ただ同時に、彼はリゲル導師にとっての希望のひとつでもあった。
「そうでしょう、ゾディアトス導師」
「……まぁ、最終的には、そうなんだけどね」
クライン=ユノボイドは、度重なる脅しにも一切怯まずに、受講を続けている。
暗殺者に狙われる、魂が侵食される、修得に人生を費やしても報われないかもしれない、どんな言葉にも、瞼をピクリとも動かさない。
意欲と意志の強さは、導師として喜ばしい、歓迎できる事である。
ただそれだけに、リゲルは内心、複雑な気分でもあった。
姉を倒すためだけにそこまでするのか、と。
「ゾディアトス導師、時間が惜しいです。続きを」
「……はは、うん、そうだね。休憩はこれまでにしようか」
姉のクリーム=ユノボイドに敗北し一時期不安定だったクラインは、最近色々とあって落ち着いたらしい。
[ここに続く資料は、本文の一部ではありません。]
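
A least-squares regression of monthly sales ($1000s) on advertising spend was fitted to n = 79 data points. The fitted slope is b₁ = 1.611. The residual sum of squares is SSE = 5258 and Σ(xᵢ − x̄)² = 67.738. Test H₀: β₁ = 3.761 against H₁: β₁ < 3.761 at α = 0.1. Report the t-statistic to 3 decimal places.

MSE = SSE/(n − 2) = 5258/77 = 68.2857.
SE(b₁) = √(MSE/Sₓₓ) = √(68.2857/67.738) = 1.00403.
t = (1.611 − 3.761) / 1.00403 = -2.141.
df = n − 2 = 77.
One-sided p ≈ 0.0177, which is < 0.1, so reject H₀.
There is evidence that the true slope on advertising spend is below 3.761 $1000s per unit.

t = -2.141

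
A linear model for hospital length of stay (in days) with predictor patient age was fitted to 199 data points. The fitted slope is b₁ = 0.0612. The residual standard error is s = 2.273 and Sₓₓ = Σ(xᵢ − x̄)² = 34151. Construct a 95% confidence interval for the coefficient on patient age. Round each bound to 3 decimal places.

(0.037, 0.085)

SE(b₁) = s/√Sₓₓ = 2.273/√34151 = 0.0122998.
df = n − 2 = 197.
t* = t_{0.025, 197} = 1.972079.
Margin = t* × SE = 1.972079 × 0.0122998 = 0.02426.
CI: 0.0612 ± 0.02426 → (0.037, 0.085).
With 95% confidence, each one-unit increase in patient age is associated with a change of between 0.037 and 0.085 days in hospital length of stay.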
その件を聞きつけたリゲルはクリームを厳しく叱り、行動範囲を制限させた。これから同じような家族問題が起こることも、おそらくはないだろう。
しかしそれでもまだクラインの中で“姉打倒”の火が消えないという事は、それまでの確執があまりにも大きすぎるという証明なのだろう。
名家っていうのは面倒くさそうだな。
リゲルは親友の口調を借りるように、心の中でそう呟いた。